Crime and Punishment – G F Newman
At a certain time during the day earlier this year I would take a short drive in my car and on the cat’s whiskers, tuned to Radio 4 (natch), was a drama called The Corrupted. My journey was so short I only caught about five minutes at a time but it piqued my interest. I was able to track the source material down, a two-volume thriller called Crime and Punishment by the creator of the TV series, Law and Order, G F Newman. It was published in 2009.
If I was expecting a modern take on Dostoevsky’s tortuous musings on the moral dilemma that committing a murder causes, then I was in for a disappointment. This is a fast and furious tale of crime, violence, sex and corruption – not my normal fare at all. The story starts in post war London in 1951 and the brutal murder of her old man by Cath. This traumatises the son, Brian Oldman, who witnesses the killing and sets him on a path of crime and violence in cahoots with his draft dodging uncle and boxer, Jack Braden. The first book, which is the better of the two, is a litany of beatings, mindless violence and the occasional killing as Brian and his even more psychopathic uncle battle for supremacy of their manor against the likes of the Krays and Richardsons.

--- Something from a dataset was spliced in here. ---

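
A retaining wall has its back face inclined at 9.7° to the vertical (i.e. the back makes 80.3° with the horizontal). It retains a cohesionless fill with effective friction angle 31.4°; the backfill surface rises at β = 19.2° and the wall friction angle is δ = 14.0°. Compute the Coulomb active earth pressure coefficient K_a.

0.489

K_a = sin²(α+φ) / [sin²α · sin(α−δ) · (1 + √{sin(φ+δ)sin(φ−β) / (sin(α−δ)sin(α+β))})²].
With α = 80.3°, φ = 31.4°, δ = 14.0°, β = 19.2°: K_a = 0.4893.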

Oh yes, we are in the world of faction and pretty much every other page has a reference to a real life person or character. At times it seems as if Newman is on automatic pilot – oh, I’ve written 500 words and haven’t mentioned a real person so I better throw one in now. So we find the likes of Churchill, Tom Driberg, Maggie Thatcher, Emil Savundra, Jack Slipper of the Yard and Ronnie Biggs peppering the pages. That the cast list has so many people from London’s rather recent dodgy past makes you wonder whether Oldman and Braden are pseudonyms for real gangsters but I think it is just a rather unsubtle attempt to give colour and context to the tale.
The police, or at least most of them, are in the pay of the crims and they generally have some hold over the judges, so the journey to retribution is long, winding and uncertain. Brian eventually gets his just desserts but there are so many loose ends and incomplete story lines that it all becomes a bit of an unsatisfactory mess. It is as though Newman has painted too extensive a picture and struggles to control his material. In the end, he jettisons all of the sub plots to bring the tale of Brian Oldman to a conclusion. Even so, the story is too long and could have benefitted from a gangster’s razor being put through it.
This is not my cup of tea but it served as an undemanding read on a sun lounger on a beautiful beach whilst sipping a long cool drink. Newman’s style is direct, breathless and he can tell a story. But the plot is often too implausible and too full of holes to lift the book from anything other than what it is – a good, low brow holiday read.